Narrenweisheit* Betrachtungen von Irene Eckert


Immer mehr internationale Analysten charakterisieren die aktuelle US-gesteuerte NATO-Politik als eine von Schwachsinnigen dirigierte, dem Boden der Rationalität entglittene Wahnsinnspolitik.

Ich halte einen solchen Denkansatz für  im eigentlichen Sinne 'beschränkt', auch wenn er  wohlmeinend und von klugen, gut informierten Menschen vorgetragen wird. 
Zunächst einmal ist  die  Konsequenz  solcher Betrachtung fraglich, weil sie eine lähmend Wirkung hat.

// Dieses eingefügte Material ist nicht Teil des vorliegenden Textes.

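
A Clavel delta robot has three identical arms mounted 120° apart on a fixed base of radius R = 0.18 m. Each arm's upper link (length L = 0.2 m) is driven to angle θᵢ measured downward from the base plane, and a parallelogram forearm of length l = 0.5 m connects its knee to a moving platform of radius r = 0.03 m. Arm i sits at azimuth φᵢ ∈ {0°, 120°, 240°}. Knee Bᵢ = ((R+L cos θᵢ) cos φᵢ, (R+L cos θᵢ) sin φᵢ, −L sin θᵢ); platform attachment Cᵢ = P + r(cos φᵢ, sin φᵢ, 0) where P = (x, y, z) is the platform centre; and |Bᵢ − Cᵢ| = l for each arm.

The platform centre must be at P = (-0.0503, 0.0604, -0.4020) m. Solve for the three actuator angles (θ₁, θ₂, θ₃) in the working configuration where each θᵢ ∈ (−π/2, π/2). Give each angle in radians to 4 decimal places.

θ₁ = 0.4365, θ₂ = -0.0875, θ₃ = 0.3492

φ1=0.0° → target in arm frame (-0.0503, 0.0604)
  A cos θ + B sin θ = C:  0.2003·cos θ + -0.4020·sin θ = 0.0116
  γ=atan2(-0.4020,0.2003)=-1.1085;  ψ=arccos(0.0258)=1.5450;  θ1=γ+ψ≈0.4365
arm 2 (φ=120.0°): x'=0.0775, y'=0.0134
  e−x'=0.0725;  (l²−L²−(e−x')²−y'²−z²)/2L = 0.1074
  √(A²+B²)=0.4085;  θ2 = -1.3923+1.3048 ≈ -0.0875
arm 3 (φ=240.0°): x'=-0.0272, y'=-0.0738
  A cos θ + B sin θ = C:  0.1772·cos θ + -0.4020·sin θ = 0.0289
  θ3 = atan2(B,A) + arccos(C/0.4393) = 0.3492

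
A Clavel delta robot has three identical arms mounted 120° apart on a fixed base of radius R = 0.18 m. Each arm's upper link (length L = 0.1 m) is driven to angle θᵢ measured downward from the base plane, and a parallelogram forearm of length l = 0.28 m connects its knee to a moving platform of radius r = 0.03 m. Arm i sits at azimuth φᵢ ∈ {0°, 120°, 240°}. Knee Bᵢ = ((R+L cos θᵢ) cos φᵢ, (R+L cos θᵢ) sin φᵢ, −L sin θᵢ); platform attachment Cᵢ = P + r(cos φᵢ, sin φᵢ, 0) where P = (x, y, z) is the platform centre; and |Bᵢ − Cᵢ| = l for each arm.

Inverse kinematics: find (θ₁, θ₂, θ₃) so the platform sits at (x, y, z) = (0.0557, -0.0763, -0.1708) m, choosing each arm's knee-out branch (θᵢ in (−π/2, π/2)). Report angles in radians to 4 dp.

arm 1 (φ=0.0°): x'=0.0557, y'=-0.0763
  A cos θ + B sin θ = C:  0.0943·cos θ + -0.1708·sin θ = 0.1226
  γ=atan2(-0.1708,0.0943)=-1.0663;  ψ=arccos(0.6282)=0.8915;  θ1=γ+ψ≈-0.1748
arm 2 (φ=120.0°): x'=-0.0939, y'=-0.0101
  e−x'=0.2439;  (l²−L²−(e−x')²−y'²−z²)/2L = -0.1019
  √(A²+B²)=0.2978;  θ2 = -0.6109+1.9200 ≈ 1.3091
arm 3 (φ=240.0°): x'=0.0382, y'=0.0864
  e−x'=0.1118;  (l²−L²−(e−x')²−y'²−z²)/2L = 0.0964
  √(A²+B²)=0.2041;  θ3 = -0.9913+1.0792 ≈ 0.0878

θ₁ = -0.1748, θ₂ = 1.3091, θ₃ = 0.0878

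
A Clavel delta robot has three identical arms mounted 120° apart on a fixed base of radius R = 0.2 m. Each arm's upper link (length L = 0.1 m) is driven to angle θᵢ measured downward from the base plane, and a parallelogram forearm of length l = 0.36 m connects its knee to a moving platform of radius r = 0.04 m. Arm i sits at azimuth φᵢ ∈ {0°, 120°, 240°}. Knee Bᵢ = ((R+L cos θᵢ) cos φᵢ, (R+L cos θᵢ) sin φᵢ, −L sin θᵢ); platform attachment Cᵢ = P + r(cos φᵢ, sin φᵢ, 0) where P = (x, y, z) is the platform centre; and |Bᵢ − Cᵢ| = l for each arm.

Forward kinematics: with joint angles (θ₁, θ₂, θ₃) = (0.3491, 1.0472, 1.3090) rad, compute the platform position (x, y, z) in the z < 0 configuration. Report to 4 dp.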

Wären wir mit so übermächtig Wahnsinnigen konfrontiert, dann könnten wir nur noch die letzten Weihen empfangen und beten.

Es ist grundsätzlich problematisch,  einseitig auf die Handlungsweise des Imperiums und seiner Handlanger zu starren, anstatt das gesamte internationale Gefüge in den Blick zu nehmen. In gewisser Weise wird nämlich  damit,  entgegen warnender, kritischer Absicht der Blickwinkel des noch (!) herrschenden Hegemons übernommen, ohne seine innere Brüchigkeit, seine  Schwächen bloß zu legen.  Auf diese Weise wird vermieden die möglichen Angriffsflächen für eine Gegenbewegung aufzudecken.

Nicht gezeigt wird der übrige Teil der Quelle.